How to get the data from the Cassandra every 15 minutes but return me only the information that got changed?

Question

Well, cassandra is something like a key/value store, so in order to make this happen, you need a sensible row key. You always need the row key when you submit a (column range) query. Neither bundle name nor version are a very good row key since you need to know them in advance. Do you have some kind of application categorization or other feature that you could use for partitioning?

For instance, if you had application type id (commercial, open source, private...) as another field, you could easily create a table where your clustering/column key is a timestamp. Your row key could be your application type id. Whenever there is a new version, insert the version number to application / timestamp. Then, do a range query using the timestamp.

  CREATE TABLE Bundles (
    bundle varchar,
    type varchar,
    ts timeuuid,
    version varchar,
    PRIMARY KEY (type, ts)
   );

If you run for the first time and want to know all new releases, you run:

cqlsh:test> SELECT * FROM Bundles WHERE 
    ...        type = 'OSS' and
    ...        ts < maxTimeuuid('2013-08-27 09:00:00');

(empty resultset)

Since there have been no inserts so far.

Then, you (or some other process) inserts a new release.

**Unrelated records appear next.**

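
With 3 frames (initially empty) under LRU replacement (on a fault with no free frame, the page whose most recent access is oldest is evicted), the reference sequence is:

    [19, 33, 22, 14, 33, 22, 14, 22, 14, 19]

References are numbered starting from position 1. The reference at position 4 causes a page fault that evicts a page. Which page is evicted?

19

pos 1: 19: miss, frames [19]
pos 2: 33: miss, frames [19, 33]
pos 3: 22: miss, frames [19, 33, 22]
pos 4: 14: miss, evict 19, frames [33, 22, 14]
At position 4, page 19 is evicted.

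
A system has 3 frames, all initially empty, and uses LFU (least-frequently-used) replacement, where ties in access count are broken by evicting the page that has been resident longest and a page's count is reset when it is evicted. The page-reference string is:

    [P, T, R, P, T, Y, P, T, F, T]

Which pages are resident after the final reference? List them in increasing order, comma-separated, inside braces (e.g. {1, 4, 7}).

P -> fault, frames {P}
T -> fault, frames {P,T}
R -> fault, frames {P,T,R}
P -> hit
T -> hit
Y -> fault, evict R, frames {P,T,Y}
P -> hit
T -> hit
F -> fault, evict Y, frames {P,T,F}
T -> hit

{F, P, T}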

Assume you have a couple of software categories, named "type" and type is "Frameworks" or "Open Source" or whatever fits your use case, you could insert data like this:

cqlsh:test> INSERT INTO Bundles (bundle, type, ts, version) 
 VALUES ('SomeFramwork', 'OSS', now(), '0.1.0a');

This stores a new column (under the column key value of now()) in the partition 1 (for type, our sharding key).

Fifteen mintues later, if you want to know all new releases over the last 15 minutes, you run:

    cqlsh:test> SELECT type, dateOf(ts), bundle, version FROM Bundles WHERE
     type = 'OSS' and
     ts > minTimeuuid('2013-08-27 09:00:00')
     and ts < maxTimeuuid('2013-08-27 09:15:00');

     type | dateOf(ts)               | bundle       | version
    ------+--------------------------+--------------+---------
      OSS | 2013-08-27 09:14:27+0200 | SomeFramwork |  0.1.0a

You would need a query for each type. The TimeUUD type would guarantee that inserts remain collision free.

If you are worried about rows getting too long (>2 billion), you could use buckets to limit row length.

To insert in Astyanax using cql3 queries, you can use

    keyspace.prepareQuery(CF_BUNDLES).withCql(cql).execute();

where cql is your cql query and CF_BUNDLES is an instance of ColumnFamily.

To fetch data using the cql query defined above in Astyanax you can use

    CqlResult<String, String> result = keyspace
    .prepareQuery(CF_BUNDLES).withCql(cql).execute()
    .getResult();

which enables you to iterate over the results.